An Irish man who has died attempting to reach the summit of Everest did not know his wife had just given birth to a baby girl back home.
John Delaney, 42, from Kilcock, Co Kildare, is understood to have collapsed less than 50 metres from reaching the top and realising his ultimate dream. He is the first Irish man to die on the world’s highest mountain.
The climber, a managing director of an online market prediction company, died on Saturday but because his team was out of contact with base camp during the final stage of the trek it has only just been confirmed.
Mr Delaney – who also had two young sons, Caspar, three, and two-year-old Alexander – died without knowing his wife Orla, 39, gave birth to a girl last Wednesday. She is to be called Hope.
Orla’s brother Liam Hurley said Mr Delaney lived for his family.
“The one person who can describe him best is the one person who can‘t speak at the moment, and that’s Orla,” he said.
“He was a generous, loving guy – the family came first for him. He adored his two children, and he spent as much time as he could with them. It’s just a shame he’s not going to get to meet the third.”
The family’s heartbreak has been compounded by the inability of the expedition team to bring Mr Delaney’s body back from the notorious Himalayan peak. Instead it will remain where he died.

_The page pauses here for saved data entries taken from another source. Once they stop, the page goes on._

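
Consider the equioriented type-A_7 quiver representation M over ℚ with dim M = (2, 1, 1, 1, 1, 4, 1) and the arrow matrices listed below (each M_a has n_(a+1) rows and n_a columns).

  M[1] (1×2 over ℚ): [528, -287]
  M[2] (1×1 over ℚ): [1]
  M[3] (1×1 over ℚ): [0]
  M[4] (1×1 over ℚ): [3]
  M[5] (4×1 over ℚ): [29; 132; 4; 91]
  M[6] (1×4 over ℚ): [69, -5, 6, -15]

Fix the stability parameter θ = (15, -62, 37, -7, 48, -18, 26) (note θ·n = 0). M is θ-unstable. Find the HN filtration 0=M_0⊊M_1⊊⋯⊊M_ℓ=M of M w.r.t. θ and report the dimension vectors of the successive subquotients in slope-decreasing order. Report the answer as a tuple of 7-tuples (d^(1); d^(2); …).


Interval decomposition of M: I[1,1], I[1,3], I[4,6], I[6,6]^2, I[6,7].
HN type (ℓ=6): μ^(1)=37; μ^(2)=26; μ^(3)=15; μ^(4)=-7; μ^(5)=-18; μ^(6)=-47/2

((0, 0, 1, 0, 0, 0, 0); (0, 0, 0, 0, 0, 0, 1); (1, 0, 0, 0, 1, 1, 0); (0, 0, 0, 1, 0, 0, 0); (0, 0, 0, 0, 0, 3, 0); (1, 1, 0, 0, 0, 0, 0))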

“It would too dangerous to expect people to bring his body back, he was too far up,” said a distraught Mr Hurley. There‘s nothing they can do.“
Mr Delaney and his wife were married five years ago. He had been mountaineering for several years and was attempting to conquer Everest for the second time after a failed bid, also five years ago.
He was originally from Ballinakill, Co Kilkenny, where his mother still lives. He also leaves a brother and a sister. A memorial service will be held at 2pm on Friday at St Brigid’s Church in Ballinakill.
Mr Hurley said his own three brothers and other sister, all from Lucan in Co Dublin, were trying to comfort Orla.
“She‘s not good. We‘re all just trying to spend time with her and we are not leaving her,” he said.
“She just can‘t believe it‘s happened. She was just thinking about when he was coming home, she wasn‘t thinking about anything else.”
Mr Hurley said the young boys don‘t understand what has happened.
“I didn‘t see him as a brother-in-law, I saw him more as a friend,” he added. “We were very close, and he was a very, very good guy. We‘re all going to miss him so much.”
Adventurer Pat Falvey, who knew Mr Delaney and has been in contact with Everest base camp about the tragedy, said the climber was one hour from the summit of his dreams.
“It was so close, yet so far,” he said.
“There‘s not too may words you can put on this, other than shock and devastation. He‘ll rest in peace as near to the heavens as you can get.”
He added: “John was a passionate adventurer that loved challenge and mountains. He will be sadly missed by all his family and friends.”
Mr Delaney was among a team of 18, including another Irish man, from Belfast, another guide, one US and six Russian climbers and eight Sherpas.
They left a camp at 8,300 metres last Friday evening in a bid to scale the final section of the 8,848-metre mountain.
A report from the base camp said all the team were strong and using supplementary oxygen.
Around 1.45am on the Saturday, Mr Delaney – who was travelling with a Sherpa in the middle of the group – was reported to have had problems at 8,800 metres and the lead guide, who had already reached the summit, returned to help him.
A team doctor consulted guides on the ground by radio but repeated attempts to resuscitate Mr Delaney were unsuccessful and he was pronounced dead at 4.30am. Mr Falvey said it appeared to be a medical condition.
Mr Delaney left for the expedition on April 9 and was due back in Ireland at the end of this month.
It was separate from the team involving Mark Quinn, 26, who became the youngest Irish man to reach the Everest summit at the weekend.
Mr Hurley appealed for Mr Delaney’s family to be given the privacy to deal with their grief.